We get pigs from my dad every month or two. We use everything, with 90 percent of the pig being turned into dried meats. It’s hard to walk the line between using everything and the things you know the guest wants. I can’t run pork tenderloin with Berkshire pigs because we can’t slaughter that many pigs off the farm.

Being from Detroit, what brought you to live and work in the South? Why did you fall in love with it?
My dad’s family is from Tennessee. Both of my dad’s parents were born in Gainesboro, a small town about two hours from Knoxville. Every year for Easter and Thanksgiving, we took our breaks from school and went to great-granddaddy’s farm. We came down in summer too. My most distinctive memory is the canning house—it fascinated me because it was different from what we had at home. They had cows, pigs, chickens, vegetables, tobacco. They smoked their own meats and canned everything in the can house that was dug into the side of the hill. It wasn’t until a little later on that I learned to do that, but it’s been in my mind since I was a little kid. 

How did you begin hunting and fishing? How has it affected your culinary style?
When I was a kid, I would go hunting with my dad, my uncle, and my cousins. The first deer I took, I think I was 12 or 13 and was using a bow. My godfather cleaned it, and I learned how to do that. There are a lot of hunters who don’t know how to clean what they take—they hunt for trophies and don’t understand the importance of being able to hunt and fish to provide for yourself and for your family. People think it’s a cool or sexy thing for a chef to use fish he or she caught, but it’s real life for a lot of people. Why buy beef if you can get yourself a deer?

How did you come to the RT Lodge?
When I started here eight years ago now, I had never worked in a “real” kitchen. I had worked at a pizza kitchen since I was 14, and I knew that I loved being in any kitchen—loved the hustle and everything going on. I was extremely nervous because I was working for a guy, Rick Mace, who was chef de cuisine at Daniel Boulud Brasserie in Las Vegas when he was 27. There were only four or five people who worked in the kitchen, so I was able to learn a lot very quickly. After a year, the lodge was changing course. All of the sudden, Rick couldn’t give me 40 hours. 

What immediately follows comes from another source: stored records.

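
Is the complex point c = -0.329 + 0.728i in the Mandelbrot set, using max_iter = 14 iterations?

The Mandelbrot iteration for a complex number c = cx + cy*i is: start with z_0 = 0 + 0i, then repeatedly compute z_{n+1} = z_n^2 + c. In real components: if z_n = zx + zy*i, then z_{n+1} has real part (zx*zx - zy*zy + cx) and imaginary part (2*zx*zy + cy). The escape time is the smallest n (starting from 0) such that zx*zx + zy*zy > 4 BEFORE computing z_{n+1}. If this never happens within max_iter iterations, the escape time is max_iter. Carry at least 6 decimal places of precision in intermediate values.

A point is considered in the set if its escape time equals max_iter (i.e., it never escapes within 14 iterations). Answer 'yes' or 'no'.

Answer: no

Derivation:
z_0 = 0 + 0i, c = -0.3290 + 0.7280i
Iter 1: z = -0.3290 + 0.7280i, |z|^2 = 0.6382
Iter 2: z = -0.7507 + 0.2490i, |z|^2 = 0.6256
Iter 3: z = 0.1726 + 0.3542i, |z|^2 = 0.1552
Iter 4: z = -0.4246 + 0.8503i, |z|^2 = 0.9033
Iter 5: z = -0.8717 + 0.0059i, |z|^2 = 0.7598
Iter 6: z = 0.4308 + 0.7177i, |z|^2 = 0.7007
Iter 7: z = -0.6586 + 1.3463i, |z|^2 = 2.2464
Iter 8: z = -1.7079 + -1.0454i, |z|^2 = 4.0096
Escaped at iteration 8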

We were out at Blackberry Farms, and Rick [pulled some strings] to see if they had any work. I got thrown into a stage and application for eight hours that day.  For two years, I worked at Blackberry Farms in the mornings and some evenings, and worked weekends at the lodge. Looking back, it was great because I crammed in a lot of learning and a lot of work at the same time. I was given the opportunity to go full-time at RT Lodge as sous chef. About four months later, Rick let me know he was going to leave and invited me to come with him. A couple of months later, he took me to the walk-in cooler and told me that the owner was going to offer me his job. 

What’s your favorite part about working there?
I feel like we’ve created a good culture of people here, not just employees but with our guests, too. When people come here, we want them to feel like they’re home and to welcome them like we’d welcome them into our homes. I love to cook, but there’s more to it. The lodge has changed over my eight years, but no matter how we grow, our hospitality, the way we treat the guests, and our respect for food and service has stayed the same. It may be an understatement, but we’re not saving lives here, we’re just cooking dinner.

What’s next?
My whole life, my goal has been to have my own restaurant. Not because I want to get rich—owning a place won’t make you rich—but I would love to have my own place where I could take everything that I learned. I could say that you’re eating that because it’s the food I love to cook, and that I love to eat. At some point, you want people to enjoy the things you enjoy, to put your own food out there and see if it works.